The dream takes to the sky

The dream takes to the sky

The Mitsubishi Regional Jet (MRJ) is the first Japanese-made commercial jet in half a century

Now finally, here it is, painted in white and gray and bearing the red, black and gold house livery. Its long sleek nose points to the north. Runway 34, Nagoya Komaki Airport: The strip of tarmac stretching out in front of the MRJ90 Mitsubishi Regional Jet is 2,740 meters long. After about one and a half kilometers, the aircraft, the currently newest narrowbody, reaches its take-off speed.

It is for more than 50 years now that the Japanese aviation industry has been waiting for this moment. On August 30, 1962, the YS-11, a Japanese twin-engined turboprop airliner, took to the sky for its maiden flight. This marked the last time the Japanese aircraft manufacturers had developed, built and put into operation an indigenous aircraft.

Until now. With the MRJ, which will be delivered from 2017 on, Japan is trying to grab a share of the market for medium-sized regional jets. This makes the MRJ a player competing in a league with Embraer’s E-Jets, Bombardier’s Canadair Regional Jets, and Sukhoi’s Superjet 100. Its manufacturer, Mitsubishi Aircraft Corporation, a joint venture of Mitsubishi Heavy Industries, Toyota, Sumitomo and Mitsui, will be offering two variants of the jet: The MRJ90, which will hit the market first, can accommodate up to 90 passengers, depending on its configuration, whereas the smaller MRJ70 will seat around 70 people.

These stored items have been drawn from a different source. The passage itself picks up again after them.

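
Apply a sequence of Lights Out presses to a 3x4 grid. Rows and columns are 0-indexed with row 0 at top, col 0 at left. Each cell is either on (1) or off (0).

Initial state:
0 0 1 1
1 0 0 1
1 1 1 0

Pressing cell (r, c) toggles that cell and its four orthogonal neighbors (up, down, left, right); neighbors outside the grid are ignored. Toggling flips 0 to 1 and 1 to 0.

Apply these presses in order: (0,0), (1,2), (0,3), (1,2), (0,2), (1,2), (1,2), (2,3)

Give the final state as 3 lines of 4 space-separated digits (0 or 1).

Answer: 1 0 1 1
0 0 1 1
1 1 0 1

Derivation:
After press 1 at (0,0):
1 1 1 1
0 0 0 1
1 1 1 0

After press 2 at (1,2):
1 1 0 1
0 1 1 0
1 1 0 0

After press 3 at (0,3):
1 1 1 0
0 1 1 1
1 1 0 0

After press 4 at (1,2):
1 1 0 0
0 0 0 0
1 1 1 0

After press 5 at (0,2):
1 0 1 1
0 0 1 0
1 1 1 0

After press 6 at (1,2):
1 0 0 1
0 1 0 1
1 1 0 0

After press 7 at (1,2):
1 0 1 1
0 0 1 0
1 1 1 0

After press 8 at (2,3):
1 0 1 1
0 0 1 1
1 1 0 1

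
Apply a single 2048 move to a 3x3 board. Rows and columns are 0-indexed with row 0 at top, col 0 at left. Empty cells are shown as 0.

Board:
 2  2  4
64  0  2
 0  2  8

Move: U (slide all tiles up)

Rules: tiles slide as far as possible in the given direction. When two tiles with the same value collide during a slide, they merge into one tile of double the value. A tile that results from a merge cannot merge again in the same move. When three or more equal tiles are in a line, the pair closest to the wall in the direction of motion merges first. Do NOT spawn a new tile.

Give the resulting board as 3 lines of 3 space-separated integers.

Slide up:
col 0: [2, 64, 0] -> [2, 64, 0]
col 1: [2, 0, 2] -> [4, 0, 0]
col 2: [4, 2, 8] -> [4, 2, 8]

Answer:  2  4  4
64  0  2
 0  0  8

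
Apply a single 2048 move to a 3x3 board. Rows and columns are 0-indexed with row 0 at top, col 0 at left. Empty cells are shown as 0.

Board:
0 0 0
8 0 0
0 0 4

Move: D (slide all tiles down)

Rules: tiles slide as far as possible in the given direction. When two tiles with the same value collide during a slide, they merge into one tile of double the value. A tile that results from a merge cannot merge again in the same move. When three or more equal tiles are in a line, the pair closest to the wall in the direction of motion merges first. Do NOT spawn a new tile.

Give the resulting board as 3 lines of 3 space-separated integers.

Slide down:
col 0: [0, 8, 0] -> [0, 0, 8]
col 1: [0, 0, 0] -> [0, 0, 0]
col 2: [0, 0, 4] -> [0, 0, 4]

Answer: 0 0 0
0 0 0
8 0 4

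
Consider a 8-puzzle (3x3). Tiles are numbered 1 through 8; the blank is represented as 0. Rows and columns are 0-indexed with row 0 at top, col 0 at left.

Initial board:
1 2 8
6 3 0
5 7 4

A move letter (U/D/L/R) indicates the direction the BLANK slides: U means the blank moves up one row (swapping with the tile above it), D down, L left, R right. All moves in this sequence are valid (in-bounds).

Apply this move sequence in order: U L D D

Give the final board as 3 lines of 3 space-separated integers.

After move 1 (U):
1 2 0
6 3 8
5 7 4

After move 2 (L):
1 0 2
6 3 8
5 7 4

After move 3 (D):
1 3 2
6 0 8
5 7 4

After move 4 (D):
1 3 2
6 7 8
5 0 4

Answer: 1 3 2
6 7 8
5 0 4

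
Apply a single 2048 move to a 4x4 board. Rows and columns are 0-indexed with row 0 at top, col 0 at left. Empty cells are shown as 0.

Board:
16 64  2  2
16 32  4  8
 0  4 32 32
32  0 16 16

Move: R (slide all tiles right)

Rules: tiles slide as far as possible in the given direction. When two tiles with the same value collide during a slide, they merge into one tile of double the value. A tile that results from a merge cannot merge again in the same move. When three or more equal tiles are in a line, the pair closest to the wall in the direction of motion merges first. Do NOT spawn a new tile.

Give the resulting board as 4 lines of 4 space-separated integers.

Answer:  0 16 64  4
16 32  4  8
 0  0  4 64
 0  0 32 32

Derivation:
Slide right:
row 0: [16, 64, 2, 2] -> [0, 16, 64, 4]
row 1: [16, 32, 4, 8] -> [16, 32, 4, 8]
row 2: [0, 4, 32, 32] -> [0, 0, 4, 64]
row 3: [32, 0, 16, 16] -> [0, 0, 32, 32]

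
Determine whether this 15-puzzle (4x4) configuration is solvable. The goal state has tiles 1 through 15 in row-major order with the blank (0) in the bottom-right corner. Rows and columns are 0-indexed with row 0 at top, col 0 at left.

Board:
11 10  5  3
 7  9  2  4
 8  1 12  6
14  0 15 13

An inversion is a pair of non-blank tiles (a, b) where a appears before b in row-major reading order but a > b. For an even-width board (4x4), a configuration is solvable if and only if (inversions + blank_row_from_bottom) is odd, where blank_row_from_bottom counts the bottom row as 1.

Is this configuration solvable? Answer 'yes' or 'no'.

Answer: no

Derivation:
Inversions: 41
Blank is in row 3 (0-indexed from top), which is row 1 counting from the bottom (bottom = 1).
41 + 1 = 42, which is even, so the puzzle is not solvable.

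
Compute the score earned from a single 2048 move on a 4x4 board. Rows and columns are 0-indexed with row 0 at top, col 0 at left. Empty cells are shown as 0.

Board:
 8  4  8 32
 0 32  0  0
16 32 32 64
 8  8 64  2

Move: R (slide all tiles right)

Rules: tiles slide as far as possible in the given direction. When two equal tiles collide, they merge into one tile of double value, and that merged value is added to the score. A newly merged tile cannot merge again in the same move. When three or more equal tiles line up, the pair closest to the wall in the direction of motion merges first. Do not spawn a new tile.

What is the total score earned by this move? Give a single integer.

Answer: 80

Derivation:
Slide right:
row 0: [8, 4, 8, 32] -> [8, 4, 8, 32]  score +0 (running 0)
row 1: [0, 32, 0, 0] -> [0, 0, 0, 32]  score +0 (running 0)
row 2: [16, 32, 32, 64] -> [0, 16, 64, 64]  score +64 (running 64)
row 3: [8, 8, 64, 2] -> [0, 16, 64, 2]  score +16 (running 80)
Board after move:
 8  4  8 32
 0  0  0 32
 0 16 64 64
 0 16 64  2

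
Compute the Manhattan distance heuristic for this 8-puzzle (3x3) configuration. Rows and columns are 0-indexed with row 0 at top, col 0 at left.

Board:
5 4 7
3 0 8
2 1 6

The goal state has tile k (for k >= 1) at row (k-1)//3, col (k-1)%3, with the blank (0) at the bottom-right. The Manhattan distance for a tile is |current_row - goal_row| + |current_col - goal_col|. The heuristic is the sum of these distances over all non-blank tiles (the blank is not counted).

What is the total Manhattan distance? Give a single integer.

Tile 5: (0,0)->(1,1) = 2
Tile 4: (0,1)->(1,0) = 2
Tile 7: (0,2)->(2,0) = 4
Tile 3: (1,0)->(0,2) = 3
Tile 8: (1,2)->(2,1) = 2
Tile 2: (2,0)->(0,1) = 3
Tile 1: (2,1)->(0,0) = 3
Tile 6: (2,2)->(1,2) = 1
Sum: 2 + 2 + 4 + 3 + 2 + 3 + 3 + 1 = 20

Answer: 20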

Taken together, the two versions have so far notched up 223 firm orders and an additional 192 options.

The date of the MRJ’s first flight marks a red letter day not only for Japan, but also for MTU. The jet is powered by the PW1200G, a member of Pratt & Whitney’s PurePower geared turbofan (GTF) engine family. These propulsion systems have been selected for another four aircraft programs, alongside the MRJ, in most cases as the exclusive engine choice: the Airbus A320neo, the CSeries, the second generation of Embraer’s E-Jets, and Russian airframer Irkut’s MC-21.

“Along with the V2500, the geared turbofans are the most important engines in our order backlog,” says MTU’s Chief Program Officer Michael Schreyögg. “This definitely makes the PW1000G engines a driver of growth for MTU.” MTU’s program share in the PW1200G for the Mitsubishi Regional Jet is 15 percent. The company develops and manufactures the complete high-speed low-pressure turbine, the forward four stages of the high-pressure compressor, and three brush seals.

What is special about this engine family is that it incorporates geared turbofan technology. Unlike with conventional engines, the fan is no longer driven directly by the low-pressure turbine. Instead, the two components are uncoupled by a gearbox with a reduction ratio of 3:1, which allows either component to rotate at its respective optimum speed. Compared with today’s engines for single-aisle aircraft, the GTF saves up to 16 percent fuel. Moreover, this technology cuts noise footprint levels by 75 percent. “The low fuel consumption and noise emission levels are a major reason why the GTF engine family is so successful in the marketplace, that’s for sure,” says Dr. Rainer Martens, Chief Operating Officer at MTU. “We have invested heavily into the ramp-up of production and delivery of the components from MTU’s work share, but we are very well positioned to accomplish these tasks.”

As was the case with the PW1500G engine to power the CSeries, low-pressure turbine stress and thermal survey telemetry tests on the PW1200G engine for MRJ were conducted at MTU Aero Engines in Munich. “These tests serve to measure vibrations and temperatures on stationary and rotating low-pressure turbine components,” says Thomas Miller (Chief Validation Manager, TEC), explaining the objective of the tests, which are an important milestone along the way to engine certification. The telemetry tests in general are among the highly sophisticated parts of the certification program. Among the measuring devices used were strain gages attached to the defined locations on the blades and disks using a high temperature-resistant adhesive. The signals from the rotating measuring points were transmitted to the data logging unit installed in the test cell using MTU’s rear-mounted telemetry system, which was developed in-house. The first flight, which takes the MRJ out over the Pacific Ocean, lasts about two hours.

Some 90 minutes after take-off, the landing gear touches down on the runway again. The pilots slow the MRJ down and roll it back into its parking position.